Simitler çıtır çıtır ve sıcacıktı. Anlaşılan Oktay nerden ne alınacağını iyi biliyor. Normalde sahilde böyle çıtır simit bulamazsınız. 

'' Eee Oktay dersler, sınavlar, kızlar falan anlat bir şeyler '' dedi Bensu gülerek. 

'' Derslerim şimdilik iyi. Sevgilim olup olmadığını soruyorsan var adı da seda'' dedi.

'' Oha bana şimdi mi söylüyorsun! ne zamandan beri?''

'' 2 ay oldu '' dedi.

Aslında Oktay adına sevindim gerçekten. Mutlu olmayı hakediyor. 

Sessizliği tekrar Bensu bozdu '' Dün abim 1 haftalığına ankara'ya gitti. o giderken ben de balkona çıkıp arkasından su döktüm. Balkondan..'' dedi gülmesini tutarak.

Aldı mı Oktayla beni bir gülme... 

Gülmekten konuşamıyorum '' Ben.. Bensu sana inanamıyorum balkondan su mu dökülür ahaha ''

'' Bilerek yaptım tabi.. Gider ayak beni sinir etmişti haketmişti yani... '' dedi.

Biz böyle tatlı tatlı konuşurken saat geç oldu ve eve gitmem gerekiyordu. 6 saattir dışardaydık!

'' Gençler sizinle çok eğlendim çok güzel bir gün geçirdim ama artık gitsem iyi olur '' dedim.

Onlarda günlük limitlerini bitirmişler anlaşılan ve biraz da yorgundular .

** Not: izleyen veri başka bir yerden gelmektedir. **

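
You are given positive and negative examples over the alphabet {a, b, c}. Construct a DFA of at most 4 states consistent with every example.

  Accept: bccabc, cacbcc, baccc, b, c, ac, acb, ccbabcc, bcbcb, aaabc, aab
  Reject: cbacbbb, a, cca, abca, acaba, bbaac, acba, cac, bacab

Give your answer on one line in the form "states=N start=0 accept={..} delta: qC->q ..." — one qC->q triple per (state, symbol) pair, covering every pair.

Grow the machine one transition at a time. Run the examples from 0; the earliest place one falls off (shortest prefix, ties alphabetical) gets sent to the lowest-numbered state that keeps every Accept/Reject pair distinguishable — a pair clashes when both reach the same state with identical unread suffix — and to a fresh state only if none does.
a: 0a undefined. 0a->0: ok.
b: 0b undefined. 0b->0: no, b/a meet in 0. Open state 1: 0b->1.
c: 0c undefined. 0c->0: no, c/a meet in 0. 0c->1: ok.
ba: 1a undefined. 1a->0: no, b/cac meet in 1. 1a->1: no, aaabc/cac meet in 1 with "c" left. Open state 2: 1a->2.
bb: 1b undefined. 1b->0: no, b/bbaac meet in 1. 1b->1: ok.
bc: 1c undefined. 1c->0: no, aaabc/a meet in 0. 1c->1: ok.
bac: 2c undefined. 2c->0: no, cacbcc/cbacbbb meet in 1. 2c->1: no, cacbcc/cbacbbb meet in 1. 2c->2: no, baccc/cca meet in 2. Open state 3: 2c->3.
acab: 2b undefined. 2b->0: ok.
baca: 3a undefined. 3a->0: no, bccabc/bacab meet in 1. 3a->1: no, bccabc/bacab meet in 1. 3a->2: ok.
bacc: 3c undefined. 3c->0: ok.
bbaa: 2a undefined. 2a->0: no, bccabc/bbaac meet in 1. 2a->1: no, bccabc/bbaac meet in 1. 2a->2: ok.
cacb: 3b undefined. 3b->0: no, bccabc/cbacbbb meet in 1. 3b->1: no, bccabc/cbacbbb meet in 1. 3b->2: no, bccabc/cbacbbb meet in 1. 3b->3: ok.
All examples now run through 4 states with every (state, symbol) defined. Accept strings end in {1}, Reject strings end in {0,2,3}; accept={1}.

states=4 start=0 accept={1} delta: 0a->0 0b->1 0c->1 1a->2 1b->1 1c->1 2a->2 2b->0 2c->3 3a->2 3b->3 3c->0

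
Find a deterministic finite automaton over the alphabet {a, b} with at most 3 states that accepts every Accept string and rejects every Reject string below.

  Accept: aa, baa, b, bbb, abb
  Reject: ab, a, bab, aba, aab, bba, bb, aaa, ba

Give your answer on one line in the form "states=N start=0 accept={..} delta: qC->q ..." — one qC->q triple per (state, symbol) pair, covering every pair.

Fold the examples into a partial DFA from state 0: repeatedly fix the first undefined (state, symbol) met by the shortest-then-alphabetical prefix, trying targets in increasing order and rejecting any under which an Accept and a Reject string meet in one state with the same remainder; add a state when all current targets are rejected. Accepting states are where Accept strings end.
a: 0a undefined. 0a->0: no, aa/a meet in 0. Open state 1: 0a->1.
b: 0b undefined. 0b->0: no, b/bb meet in 0. 0b->1: no, aa/ba meet in 1 with "a" left. Open state 2: 0b->2.
aa: 1a undefined. 1a->0: no, b/aab meet in 2. 1a->1: no, aa/a meet in 1. 1a->2: ok.
ab: 1b undefined. 1b->0: ok.
ba: 2a undefined. 2a->0: no, aa/bab meet in 2. 2a->1: ok.
bb: 2b undefined. 2b->0: ok.
All examples now run through 3 states with every (state, symbol) defined. Accept strings end in {2}, Reject strings end in {0,1}; accept={2}.

states=3 start=0 accept={2} delta: 0a->1 0b->2 1a->2 1b->0 2a->1 2b->0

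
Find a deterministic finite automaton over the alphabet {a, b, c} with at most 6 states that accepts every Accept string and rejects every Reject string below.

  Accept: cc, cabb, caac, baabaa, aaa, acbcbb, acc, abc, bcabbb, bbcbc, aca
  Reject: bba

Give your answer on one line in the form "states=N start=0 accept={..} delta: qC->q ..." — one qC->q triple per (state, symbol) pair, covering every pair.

states=3 start=0 accept={0,2} delta: 0a->0 0b->1 0c->0 1a->0 1b->2 1c->0 2a->1 2b->0 2c->0

Grow the machine one transition at a time. Run the examples from 0; the earliest place one falls off (shortest prefix, ties alphabetical) gets sent to the lowest-numbered state that keeps every Accept/Reject pair distinguishable — a pair clashes when both reach the same state with identical unread suffix — and to a fresh state only if none does.
a: 0a undefined. 0a->0: ok.
b: 0b undefined. 0b->0: no, baabaa/bba meet in 0. Open state 1: 0b->1.
c: 0c undefined. 0c->0: ok.
ba: 1a undefined. 1a->0: ok.
bb: 1b undefined. 1b->0: no, cc/bba meet in 0. 1b->1: no, cc/bba meet in 0. Open state 2: 1b->2.
bc: 1c undefined. 1c->0: ok.
bba: 2a undefined. 2a->0: no, cc/bba meet in 0. 2a->1: ok.
bbc: 2c undefined. 2c->0: ok.
bcabbb: 2b undefined. 2b->0: ok.
All examples now run through 3 states with every (state, symbol) defined. Accept strings end in {0,2}, Reject strings end in {1}; accept={0,2}.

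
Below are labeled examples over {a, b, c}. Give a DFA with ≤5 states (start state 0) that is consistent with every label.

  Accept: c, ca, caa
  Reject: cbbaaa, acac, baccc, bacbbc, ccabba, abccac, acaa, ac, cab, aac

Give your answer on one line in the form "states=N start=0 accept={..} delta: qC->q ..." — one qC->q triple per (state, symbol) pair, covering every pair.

states=4 start=0 accept={0,1,2} delta: 0a->1 0b->0 0c->0 1a->2 1b->3 1c->3 2a->3 2b->1 2c->3 3a->2 3b->2 3c->1

State merging on the prefix tree: take the shortest (then alphabetical) example prefix whose next move is undefined and point that move at state 0, else 1, else 2, ...; a target is out if some Accept/Reject pair would then sit in one state with the same input left (inseparable). If every existing state is out, open a new one.
a: 0a undefined. 0a->0: no, c/ac meet in 0 with "c" left. Open state 1: 0a->1.
b: 0b undefined. 0b->0: ok.
c: 0c undefined. 0c->0: ok.
aa: 1a undefined. 1a->0: no, c/aac meet in 0. 1a->1: no, ca/cbbaaa meet in 1. Open state 2: 1a->2.
ab: 1b undefined. 1b->0: no, c/cab meet in 0. 1b->1: no, ca/cab meet in 1. 1b->2: no, caa/cab meet in 2. Open state 3: 1b->3.
ac: 1c undefined. 1c->0: no, c/acac meet in 0. 1c->1: no, ca/baccc meet in 1. 1c->2: no, caa/ac meet in 2. 1c->3: ok.
aac: 2c undefined. 2c->0: no, c/aac meet in 0. 2c->1: no, ca/aac meet in 1. 2c->2: no, caa/aac meet in 2. 2c->3: ok.
abc: 3c undefined. 3c->0: no, c/baccc meet in 0. 3c->1: ok.
aca: 3a undefined. 3a->0: no, c/acac meet in 0. 3a->1: no, caa/acaa meet in 2. 3a->2: ok.
acaa: 2a undefined. 2a->0: no, c/cbbaaa meet in 0. 2a->1: no, ca/cbbaaa meet in 1. 2a->2: no, caa/cbbaaa meet in 2. 2a->3: ok.
bacb: 3b undefined. 3b->0: no, c/bacbbc meet in 0. 3b->1: no, ca/bacbbc meet in 1. 3b->2: ok.
bacbb: 2b undefined. 2b->0: no, c/bacbbc meet in 0. 2b->1: ok.
All examples now run through 4 states with every (state, symbol) defined. Accept strings end in {0,1,2}, Reject strings end in {3}; accept={0,1,2}.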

'' Hadi gidiyoruz o zaman benimde evde bir kaç işim var '' dedi Bensu. Bizim sokağa vardığımızda gülümseyerek '' Gençler ben eve çıkıyorum sonra tekrar görüşürüz'' dedi ve ikimize de sarılıp eve çıktı. 

Bir kaç adım attıktan sonra bizim binanın öündeydik. Oktay bana bakıyordu. Cevabımı merak ediyor anlaşılan. 

'' Tabiki de eskisi gibi arkadaşız '' dedim ve gülümsedim. O da gülümsedi.

'' O zaman başka bir gün tekrar görüşürüz '' dedi ve gitti. Giderken hala güldüğünü fark ettim. 

Ben de kapıda daha fazla beklememek adına eve çıktım. Annem gelmişti. Kapıyı açtı. 

'' Benim kızım bugün nerdeymiş? ''

'' Dışardaymıış ''

'' kimleymiş''

'' Arkadaşlarıyla''

'' Napıyormuş''

''Sahilde eğleniyormuuş''

Annemle bu mişli muşlu konuşmamız bittikten sonra odama çekildim. Kulaklığımı takıp müzik dinlemeye başladım. Ve bugünden itibaren Oktayla tekrar arkadaştık. Eskiden olduğu gibi.